Meski hampir dua pertiga target Red Julia berada di Taiwan, kelompok tersebut diduga memiliki asosiasi di negara lain juga. Ini termasuk lembaga keagamaan di Taiwan, Hong Kong dan Korea Selatan, serta Universitas Djibouti. Masa Depan Future memperkirakan bahwa peretas Tiongkok yang disponsori negara akan terus menargetkan Taiwan untuk mengumpulkan informasi intelijen.
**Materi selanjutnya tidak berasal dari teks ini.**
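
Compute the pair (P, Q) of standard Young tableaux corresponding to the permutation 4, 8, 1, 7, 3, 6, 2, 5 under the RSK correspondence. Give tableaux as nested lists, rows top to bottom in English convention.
Insert each entry of the permutation into P by Schensted row insertion, recording in Q the position of each new cell.

Insert 4: appended to row 1. P = [[4]].
Insert 8: appended to row 1. P = [[4, 8]].
Insert 1: 1 bumps 4 from row 1; 4 starts row 2. P = [[1, 8], [4]].
Insert 7: 7 bumps 8 from row 1; 8 appends to row 2. P = [[1, 7], [4, 8]].
Insert 3: 3 bumps 7 from row 1; 7 bumps 8 from row 2; 8 starts row 3. P = [[1, 3], [4, 7], [8]].
Insert 6: appended to row 1. P = [[1, 3, 6], [4, 7], [8]].
Insert 2: 2 bumps 3 from row 1; 3 bumps 4 from row 2; 4 bumps 8 from row 3; 8 starts row 4. P = [[1, 2, 6], [3, 7], [4], [8]].
Insert 5: 5 bumps 6 from row 1; 6 bumps 7 from row 2; 7 appends to row 3. P = [[1, 2, 5], [3, 6], [4, 7], [8]].

So P = [[1, 2, 5], [3, 6], [4, 7], [8]], Q = [[1, 2, 6], [3, 4], [5, 8], [7]].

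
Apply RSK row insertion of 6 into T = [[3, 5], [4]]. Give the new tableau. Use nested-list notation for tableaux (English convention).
6 is larger than every entry of row 1, so it is appended to row 1. The new tableau is [[3, 5, 6], [4]].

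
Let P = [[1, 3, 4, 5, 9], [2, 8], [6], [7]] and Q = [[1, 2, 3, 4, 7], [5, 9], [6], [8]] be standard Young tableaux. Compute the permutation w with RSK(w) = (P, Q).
Reverse the RSK construction: for i from n down to 1, find the cell of Q containing i, remove the entry at that cell from P, and reverse-bump it up through P; the value ejected from row 1 is w(i).

Step i=9: Q has 9 at row 2, column 2; remove 8 from row 2 of P and reverse-bump: 8 enters row 1 and ejects 5. So w(9) = 5. P is now [[1, 3, 4, 8, 9], [2], [6], [7]].
Step i=8: Q has 8 at row 4, column 1; remove 7 from row 4 of P and reverse-bump: 7 enters row 3 and ejects 6; 6 enters row 2 and ejects 2; 2 enters row 1 and ejects 1. So w(8) = 1. P is now [[2, 3, 4, 8, 9], [6], [7]].
Step i=7: Q has 7 at row 1, column 5; remove that cell from P, ejecting 9. So w(7) = 9. P is now [[2, 3, 4, 8], [6], [7]].
Step i=6: Q has 6 at row 3, column 1; remove 7 from row 3 of P and reverse-bump: 7 enters row 2 and ejects 6; 6 enters row 1 and ejects 4. So w(6) = 4. P is now [[2, 3, 6, 8], [7]].
Step i=5: Q has 5 at row 2, column 1; remove 7 from row 2 of P and reverse-bump: 7 enters row 1 and ejects 6. So w(5) = 6. P is now [[2, 3, 7, 8]].
Step i=4: Q has 4 at row 1, column 4; remove that cell from P, ejecting 8. So w(4) = 8. P is now [[2, 3, 7]].
Step i=3: Q has 3 at row 1, column 3; remove that cell from P, ejecting 7. So w(3) = 7. P is now [[2, 3]].
Step i=2: Q has 2 at row 1, column 2; remove that cell from P, ejecting 3. So w(2) = 3. P is now [[2]].
Step i=1: Q has 1 at row 1, column 1; remove that cell from P, ejecting 2. So w(1) = 2. P is now [].

So w = 2 3 7 8 6 4 9 1 5.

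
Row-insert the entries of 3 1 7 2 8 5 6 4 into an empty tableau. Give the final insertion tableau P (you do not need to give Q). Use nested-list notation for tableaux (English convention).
Insert 3: appended to row 1. P = [[3]].
Insert 1: 1 bumps 3 from row 1; 3 starts row 2. P = [[1], [3]].
Insert 7: appended to row 1. P = [[1, 7], [3]].
Insert 2: 2 bumps 7 from row 1; 7 appends to row 2. P = [[1, 2], [3, 7]].
Insert 8: appended to row 1. P = [[1, 2, 8], [3, 7]].
Insert 5: 5 bumps 8 from row 1; 8 appends to row 2. P = [[1, 2, 5], [3, 7, 8]].
Insert 6: appended to row 1. P = [[1, 2, 5, 6], [3, 7, 8]].
Insert 4: 4 bumps 5 from row 1; 5 bumps 7 from row 2; 7 starts row 3. P = [[1, 2, 4, 6], [3, 5, 8], [7]].

So P = [[1, 2, 4, 6], [3, 5, 8], [7]].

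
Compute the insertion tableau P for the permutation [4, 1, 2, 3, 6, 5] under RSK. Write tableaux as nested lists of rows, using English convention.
Insert 4: appended to row 1. P = [[4]].
Insert 1: 1 bumps 4 from row 1; 4 starts row 2. P = [[1], [4]].
Insert 2: appended to row 1. P = [[1, 2], [4]].
Insert 3: appended to row 1. P = [[1, 2, 3], [4]].
Insert 6: appended to row 1. P = [[1, 2, 3, 6], [4]].
Insert 5: 5 bumps 6 from row 1; 6 appends to row 2. P = [[1, 2, 3, 5], [4, 6]].

So P = [[1, 2, 3, 5], [4, 6]].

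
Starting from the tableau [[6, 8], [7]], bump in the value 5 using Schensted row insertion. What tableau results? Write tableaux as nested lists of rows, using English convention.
[[5, 8], [6], [7]]

In row 1, 5 replaces 6 (the leftmost entry greater than 5); 6 is bumped to row 2. In row 2, 6 replaces 7 (the leftmost entry greater than 6); 7 is bumped to row 3. 7 starts a new row 3. The new tableau is [[5, 8], [6], [7]].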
Perusahaan keamanan siber tersebut mengharapkan kelompok-kelompok ini untuk terus mengeksplorasi dan mengeksploitasi perangkat yang tersedia untuk umum, yang telah terbukti berhasil dalam akses awal ke berbagai perangkat global. Metode ini memungkinkan peretas menyusup ke berbagai sektor, mulai dari teknologi hingga akademisi, dan mengumpulkan informasi intelijen yang berharga.
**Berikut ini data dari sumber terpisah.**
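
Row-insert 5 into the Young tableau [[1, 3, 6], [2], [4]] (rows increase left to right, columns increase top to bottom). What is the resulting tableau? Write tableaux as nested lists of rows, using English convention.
[[1, 3, 5], [2, 6], [4]]

In row 1, 5 replaces 6 (the leftmost entry greater than 5); 6 is bumped to row 2. 6 is appended to row 2. The new tableau is [[1, 3, 5], [2, 6], [4]].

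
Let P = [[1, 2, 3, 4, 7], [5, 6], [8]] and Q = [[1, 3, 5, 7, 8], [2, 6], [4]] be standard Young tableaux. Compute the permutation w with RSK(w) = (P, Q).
Reverse RSK: for i = n, n-1, ..., 1, locate i in Q, remove the corresponding corner cell from P, and reverse-bump its entry up through P; the value ejected from row 1 is w(i).

So w = 8 1 5 2 6 3 4 7.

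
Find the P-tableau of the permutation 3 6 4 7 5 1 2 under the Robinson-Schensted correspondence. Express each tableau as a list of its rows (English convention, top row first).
P = [[1, 2, 5], [3, 4], [6, 7]]

After inserting 3: P = [[3]].
After inserting 6: P = [[3, 6]].
After inserting 4: P = [[3, 4], [6]].
After inserting 7: P = [[3, 4, 7], [6]].
After inserting 5: P = [[3, 4, 5], [6, 7]].
After inserting 1: P = [[1, 4, 5], [3, 7], [6]].
After inserting 2: P = [[1, 2, 5], [3, 4], [6, 7]].

So P = [[1, 2, 5], [3, 4], [6, 7]].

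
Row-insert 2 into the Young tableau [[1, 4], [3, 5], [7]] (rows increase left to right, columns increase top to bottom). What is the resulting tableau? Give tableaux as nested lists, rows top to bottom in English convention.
[[1, 2], [3, 4], [5], [7]]

In row 1, 2 replaces 4 (the leftmost entry greater than 2); 4 is bumped to row 2. In row 2, 4 replaces 5 (the leftmost entry greater than 4); 5 is bumped to row 3. In row 3, 5 replaces 7 (the leftmost entry greater than 5); 7 is bumped to row 4. 7 starts a new row 4. The new tableau is [[1, 2], [3, 4], [5], [7]].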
Juru bicara Kementerian Luar Negeri Tiongkok Mao Ning mengatakan dia tidak mengetahui laporan tersebut dan menganggap Expose Future tidak dapat diandalkan, mengutip ketegangan dan skeptisisme yang sedang berlangsung antara Tiongkok dan perusahaan keamanan siber yang melaporkan aktivitas peretasan yang disponsori negara.
“Kami juga percaya bahwa kelompok yang disponsori negara Tiongkok akan terus menyelidiki kegiatan mata-mata dan eksploitasi perangkat yang tersedia untuk umum karena ini telah terbukti menjadi teknik yang efektif untuk meningkatkan akses awal ke berbagai target di seluruh dunia,” kata perusahaan keamanan siber tersebut. . .
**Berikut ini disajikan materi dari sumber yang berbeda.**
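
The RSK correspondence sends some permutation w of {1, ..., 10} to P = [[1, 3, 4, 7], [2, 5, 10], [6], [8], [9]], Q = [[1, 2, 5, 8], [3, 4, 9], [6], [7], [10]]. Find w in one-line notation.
2 9 1 3 8 6 5 10 7 4

Reverse the RSK construction: for i from n down to 1, find the cell of Q containing i, remove the entry at that cell from P, and reverse-bump it up through P; the value ejected from row 1 is w(i).

Step i=10: Q has 10 at row 5, column 1; remove 9 from row 5 of P and reverse-bump: 9 enters row 4 and ejects 8; 8 enters row 3 and ejects 6; 6 enters row 2 and ejects 5; 5 enters row 1 and ejects 4. So w(10) = 4. P is now [[1, 3, 5, 7], [2, 6, 10], [8], [9]].
Step i=9: Q has 9 at row 2, column 3; remove 10 from row 2 of P and reverse-bump: 10 enters row 1 and ejects 7. So w(9) = 7. P is now [[1, 3, 5, 10], [2, 6], [8], [9]].
Step i=8: Q has 8 at row 1, column 4; remove that cell from P, ejecting 10. So w(8) = 10. P is now [[1, 3, 5], [2, 6], [8], [9]].
Step i=7: Q has 7 at row 4, column 1; remove 9 from row 4 of P and reverse-bump: 9 enters row 3 and ejects 8; 8 enters row 2 and ejects 6; 6 enters row 1 and ejects 5. So w(7) = 5. P is now [[1, 3, 6], [2, 8], [9]].
Step i=6: Q has 6 at row 3, column 1; remove 9 from row 3 of P and reverse-bump: 9 enters row 2 and ejects 8; 8 enters row 1 and ejects 6. So w(6) = 6. P is now [[1, 3, 8], [2, 9]].
Step i=5: Q has 5 at row 1, column 3; remove that cell from P, ejecting 8. So w(5) = 8. P is now [[1, 3], [2, 9]].
Step i=4: Q has 4 at row 2, column 2; remove 9 from row 2 of P and reverse-bump: 9 enters row 1 and ejects 3. So w(4) = 3. P is now [[1, 9], [2]].
Step i=3: Q has 3 at row 2, column 1; remove 2 from row 2 of P and reverse-bump: 2 enters row 1 and ejects 1. So w(3) = 1. P is now [[2, 9]].
Step i=2: Q has 2 at row 1, column 2; remove that cell from P, ejecting 9. So w(2) = 9. P is now [[2]].
Step i=1: Q has 1 at row 1, column 1; remove that cell from P, ejecting 2. So w(1) = 2. P is now [].

So w = 2 9 1 3 8 6 5 10 7 4.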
Juru bicara Kementerian Luar Negeri Tiongkok Mao Ning mengatakan kepada wartawan bahwa dia tidak mengetahui laporan tersebut dan menyebut Future sebagai organisasi yang tidak dapat diandalkan. “Perusahaan yang Anda maksud memiliki sejarah menyebarkan informasi palsu tentang dugaan ‘operasi peretasan Tiongkok’.” Pekerjaan mereka profesional dan tidak dapat diandalkan, katanya.
Tiongkok secara konsisten membantah terlibat dalam spionase dunia maya, yang dilakukan oleh banyak negara. Di sisi lain, Beijing melihat dirinya sebagai sasaran serangan siber yang sering terjadi. Selain itu, Tiongkok mengklaim bahwa Taiwan, sebuah negara kepulauan yang demokratis, adalah bagian dari wilayahnya meskipun Tiongkok tidak pernah memerintah wilayah tersebut.
Ketegangan antara Beijing dan Taipei meningkat ketika Partai Progresif Demokratik Taiwan berupaya meningkatkan kedudukan Taiwan di mata internasional. Baru-baru ini, Presiden Taiwan William Lai Ching-te mengkritik Beijing karena mengambil tindakan hukum yang mengancam pendukung kemerdekaan Taiwan dengan hukuman mati.
“Saya ingin menekankan bahwa demokrasi tidaklah buruk; kejahatan sebenarnya adalah otokrasi,” kata Lai kepada wartawan. Dicap sebagai “separatis” oleh Beijing, Lai berpendapat bahwa tidak perlu mendeklarasikan kemerdekaan Taiwan secara resmi karena Taiwan sudah menjadi negara berdaulat.